The Notes will be offered and sold to qualified institutional buyers in accordance with Rule 144A under the Securities Act of 1933, as amended (the “Securities Act”), and to persons outside the United States in accordance with Regulation S under the Securities Act and applicable exemptions from registration, prospectus or like requirements under the laws and regulations of the relevant jurisdictions outside the United States. The Notes will not be registered under the Securities Act and, unless so registered, may not be offered or sold in the United States except pursuant to an exemption from, or in a transaction not subject to, the registration requirements of the Securities Act and applicable state securities laws.

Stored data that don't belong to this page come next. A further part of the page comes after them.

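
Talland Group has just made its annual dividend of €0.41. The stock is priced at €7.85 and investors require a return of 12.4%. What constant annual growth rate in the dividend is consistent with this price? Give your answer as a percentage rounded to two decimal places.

6.82%

P = D₀(1+g)/(r−g) ⇒ P(r−g) = D₀(1+g) ⇒ g(P+D₀) = P·r − D₀
g = (P·r − D₀)/(P + D₀) = (€7.85×0.124 − €0.41) / (€7.85 + €0.41) = 0.068208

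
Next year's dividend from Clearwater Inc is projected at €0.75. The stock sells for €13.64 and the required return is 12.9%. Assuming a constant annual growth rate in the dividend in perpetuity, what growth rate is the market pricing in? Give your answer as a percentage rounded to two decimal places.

P = D₁/(r−g) ⇒ g = r − D₁/P = 0.129 − €0.75/€13.64 = 0.074015

7.40%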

The Notes referred to above will also not be registered in any jurisdiction outside of the United States and no action or steps will be taken to permit the offer of the Notes in any such jurisdiction where any registration or other action or steps would be required to permit an offer of the Notes. The Notes may therefore not be offered or sold in any such jurisdiction except pursuant to an exemption from, or in a transaction not subject to, the relevant requirements of laws and regulations of such jurisdictions.
This press release shall not constitute an offer to sell or the solicitation of an offer to buy the Notes or any other securities of the Company, nor shall there be any offer, solicitation or sale of the Notes in any state or jurisdiction in which such offer, solicitation or sale would be unlawful.
About Eldorado Resorts
Eldorado Resorts LLC owns and operates the Eldorado Shreveport Hotel and Casino, a Las Vegas-style resort and dockside casino complex in Shreveport, Louisiana, and Eldorado Hotel and Casino, a premier hotel and casino facility in Reno, Nevada.
This press release contains certain forward-looking statements with respect to the offering of the Notes and the refinancing transactions described herein. Such statements are subject to a number of risks and uncertainties that could cause the statements made to be incorrect and/or for actual results to differ materially. Those risks and uncertainties include, but are not limited to, financial market risks, general economic conditions, receipt of required regulatory approvals, our ability to refinance our indebtedness and other factors described in periodic reports furnished to the holders of the Shreveport Notes and Eldorado Notes . The Company does not intend to update publicly any forward-looking statements, except as may be required by law.